Audiograms and EQ'ing for both the headphone and individual thoughts

I am interested in hearing from those that may understand these things better than myself from a scientific perspective, but I recently had read a post by someone who performed an audiogram with a specific and certified headphone to test their ability to hear frequencies and the variation in dB throughout the range (say, 20Hz-20kHz). This was on an iPhone with the AirPod Pros and the app taking the audiogram then applied this to the iPhone (through the health app I believe), which I believe in turn applied an EQ setting to compensate for the difference in dB levels throughout the range to provide a personalized frequency response that would be perceived as “flat” to that very specific person with those specific headphones. The user described the outcome as “being able to hear things in the music that he never heard before!”

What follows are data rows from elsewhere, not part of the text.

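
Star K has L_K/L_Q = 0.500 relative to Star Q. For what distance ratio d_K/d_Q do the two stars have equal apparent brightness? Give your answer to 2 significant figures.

Equal flux requires L_K/d_K² = L_Q/d_Q², so d_K/d_Q = √(L_K/L_Q)
= √(0.500) = 0.7071.

0.71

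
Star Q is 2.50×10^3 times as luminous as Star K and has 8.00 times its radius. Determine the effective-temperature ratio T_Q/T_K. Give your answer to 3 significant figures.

L ∝ R²T⁴ gives T ∝ (L/R²)^(1/4), so
T_Q/T_K = (2.50×10^3 / 8.00²)^(1/4) = (39.06)^(1/4) = 2.500.

2.50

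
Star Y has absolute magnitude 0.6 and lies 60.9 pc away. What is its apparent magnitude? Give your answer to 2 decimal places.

4.52

m = M + 5 log₁₀(d/10 pc) = 0.6 + 5 log₁₀(60.9/10)
  = 0.6 + 5 × 0.785 = 0.6 + 3.92 = 4.52.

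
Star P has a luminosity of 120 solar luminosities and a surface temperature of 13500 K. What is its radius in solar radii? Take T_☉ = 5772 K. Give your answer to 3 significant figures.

R/R_☉ = √(L/L_☉) / (T/T_☉)² = √(120) / (2.339)²
       = 10.95 / 5.470 = 2.003.

2.00 solar radii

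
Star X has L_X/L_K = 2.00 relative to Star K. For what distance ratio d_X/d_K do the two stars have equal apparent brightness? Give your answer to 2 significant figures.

1.4

Equal flux requires L_X/d_X² = L_K/d_K², so d_X/d_K = √(L_X/L_K)
= √(2.00) = 1.414.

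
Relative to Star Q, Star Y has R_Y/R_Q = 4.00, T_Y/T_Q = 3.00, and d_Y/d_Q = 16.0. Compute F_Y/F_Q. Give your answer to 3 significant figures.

5.06

L_Y/L_Q = (R_Y/R_Q)²(T_Y/T_Q)⁴ = (4.00)² × (3.00)⁴ = 1296.
F_Y/F_Q = (L_Y/L_Q)/(d_Y/d_Q)² = 1296 / (16.0)² = 5.062.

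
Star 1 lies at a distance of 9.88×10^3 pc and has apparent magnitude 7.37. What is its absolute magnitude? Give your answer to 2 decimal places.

-7.60

M = m − 5 log₁₀(d/10 pc) = 7.37 − 5 log₁₀(9.88×10^3/10)
  = 7.37 − 5 × 2.995 = 7.37 − 14.97 = -7.60.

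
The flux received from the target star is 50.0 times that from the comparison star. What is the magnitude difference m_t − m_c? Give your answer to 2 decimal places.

m_t − m_c = −2.5 log₁₀(F_t/F_c) = −2.5 log₁₀(50.0) = −2.5 × (1.699) = -4.247.

-4.25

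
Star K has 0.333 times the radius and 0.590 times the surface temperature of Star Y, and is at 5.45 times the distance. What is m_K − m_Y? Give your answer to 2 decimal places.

L_K/L_Y = (0.333)²(0.590)⁴ = 0.01344.
F_K/F_Y = (L_K/L_Y)/(d_K/d_Y)² = 0.01344/29.70 = 4.524×10^-4.
m_K − m_Y = −2.5 log₁₀(4.524×10^-4) = 8.36.

8.36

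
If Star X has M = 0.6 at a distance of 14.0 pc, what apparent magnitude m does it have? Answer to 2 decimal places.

1.33

m = M + 5 log₁₀(d/10 pc) = 0.6 + 5 log₁₀(14.0/10)
  = 0.6 + 5 × 0.146 = 0.6 + 0.73 = 1.33.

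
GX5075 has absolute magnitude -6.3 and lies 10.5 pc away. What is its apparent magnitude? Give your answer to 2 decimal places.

-6.19

m = M + 5 log₁₀(d/10 pc) = -6.3 + 5 log₁₀(10.5/10)
  = -6.3 + 5 × 0.021 = -6.3 + 0.11 = -6.19.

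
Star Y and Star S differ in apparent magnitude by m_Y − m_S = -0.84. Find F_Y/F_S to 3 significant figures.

F_Y/F_S = 10^(−(m_Y − m_S)/2.5) = 10^(0.84/2.5) = 10^0.336 = 2.168.

2.17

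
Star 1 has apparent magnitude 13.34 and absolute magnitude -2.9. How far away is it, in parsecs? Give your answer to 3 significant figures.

m − M = 5 log₁₀(d/10 pc)
13.34 − (-2.9) = 16.24 = 5 log₁₀(d/10)
d = 10 × 10^(16.24/5) = 10 × 10^3.248 = 1.770×10^4 pc.

1.77×10^4 pc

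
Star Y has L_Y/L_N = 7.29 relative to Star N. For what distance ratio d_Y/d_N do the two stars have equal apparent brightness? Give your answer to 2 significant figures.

Equal flux requires L_Y/d_Y² = L_N/d_N², so d_Y/d_N = √(L_Y/L_N)
= √(7.29) = 2.700.

2.7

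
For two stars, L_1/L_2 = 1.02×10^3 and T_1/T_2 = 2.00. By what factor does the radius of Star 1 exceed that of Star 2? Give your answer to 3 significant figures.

7.98

L ∝ R²T⁴ gives R ∝ √L / T², so
R_1/R_2 = √(1.02×10^3) / (2.00)² = 31.94 / 4.000 = 7.984.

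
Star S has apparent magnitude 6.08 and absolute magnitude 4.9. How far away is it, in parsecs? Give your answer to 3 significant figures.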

With all that said, and I recognize there is a lot of “theory” and no points of reference in my statement, I am wondering if this theory holds up?

My other thought/point around this is that I tried to perform a similar test. When I ran the audiogram program, it showed my ability to recognize frequencies and the variance in dB across the range. I found it extremely revealing and enlightening… and, to me, explained why I have always tended to EQ things the way I do. My sensitivity to midrange frequencies is insanely elevated compared to the lows and highs. This (in my mind anyway) is why midrange has always seemed insanely overpowering to me, and I think why I have preferred V shaped sound signatures more than anything else. My audiogram showed the inverse of a V, where lows and highs are much more difficult for me to hear. Vocal Forward headphones sound insanely shouty to me and I feel like I can’t hear anything but mids.

I realize personal tastes come into play more than anything else in “preferring” one sound signature over another, but does anyone else think there may be something to this idea that knowing what frequencies individuals hear better than others can help EQ things to sound better? This obviously also depends on the individual headphones and their delivery of frequencies, but I feel like it can give someone a head start.

Thoughts? Science?

2 Likes

A different perspective is this - when you’re in a room with a live piano do you break out the headphones and eq to make it sound natural?

Your brain figures it all out so whatever a live piano sounds like to you, that’s your normal.

Where it gets sticky is how sound gets maimed from a headphone transducer to your ear. When something is pressed against your ear and somewhat sealed, your’e not in Kansas anymore with flat and natural frequency response from the driver being percieved as flat and natural.

There’s no way a headphone can have the exact amount of compensation in frequency response for each indivaual person - the headphone can only have one.

It’s completely reasonable that the way you percieve sound from a headphone is not how the majority percieve it so eq can make it more suitable for you.

As for what the app is doing I can’t say, but in the end the only thing that matters is your enjoyment so set those dials to wherever they make you happy and ignore what everyone says!

4 Likes

There’s an awful lot of research on psychoacoustics and perceived sound versus measured absolute accuracy. The entire hearing aid industry is based on adjusting sound to match each person’s hearing too.

Sample web sources, with a lot more in academic/university journals and private/proprietary industry documents:

http://www.aes-media.org/sections/pnw/pnwrecaps/2006/jj_loudness/

Have you heard of the Nuraphone? This odd looking product attempts to tune is frequency response to match each person’s hearing. It was hyped to the heavens a few years ago. I’ve seen mixed reviews, with consumers sometimes liking it while audiophiles often dismiss it.

3 Likes

Dude, this is a can of worms. Or, opening Pandora’s box, as it is said where I come from.

My take on this is as simple as: you’ll have find the answer yourself.

Have you ever listened to a true reference (midrange tuned) headphone? E.g.: HD600? If that is still shouty for you? With IEMs it’s even trickier. All of them are tuned to a sample average. Not for your specific ear canals.

Have you taken an audiometry test with a certified doctor/institution? Maybe knowing the FR from your test can help choosing the right headphone for you? Note that I do like V-shape stuff myself too, but that is 10 mins max, or lower than 70dB. I’m a midrange wh0re. :man_shrugging:

Looks like you have a big journey ahead. :smiley:

Good luck.

2 Likes

I’ve got a stupid EQ question and thought I’d post here.

So consider Loki/Lokius. It’s easy to understand subtracting sound — but where does the energy come from when you turn the knob to boost?

Does the Loki or similar cut several DB across the board and then simply restore when it goes to boost? I’m thinking no, because when knobs are at 0 it’s supposed to be just passing through. Why am I just considering this now, after 50+ years of overlooking this question? Did I once know the answer and have forgotten?

2 Likes

The Loki range are all active products.

When you boost something, gain is applied. The required energy comes from the PSU.

Also, with the dials all at their center position, the result is mostly flat, but not 100%. You flip the bypass switch if you want 100% un-altered sound.

3 Likes

Sound quality was quite impressive from my recollection. The thing that annoyed me and many others was the ear probes. I can and do enjoy TWS buds, but I could only wear these for an hour with the ear hole pressure and being uncomfortable.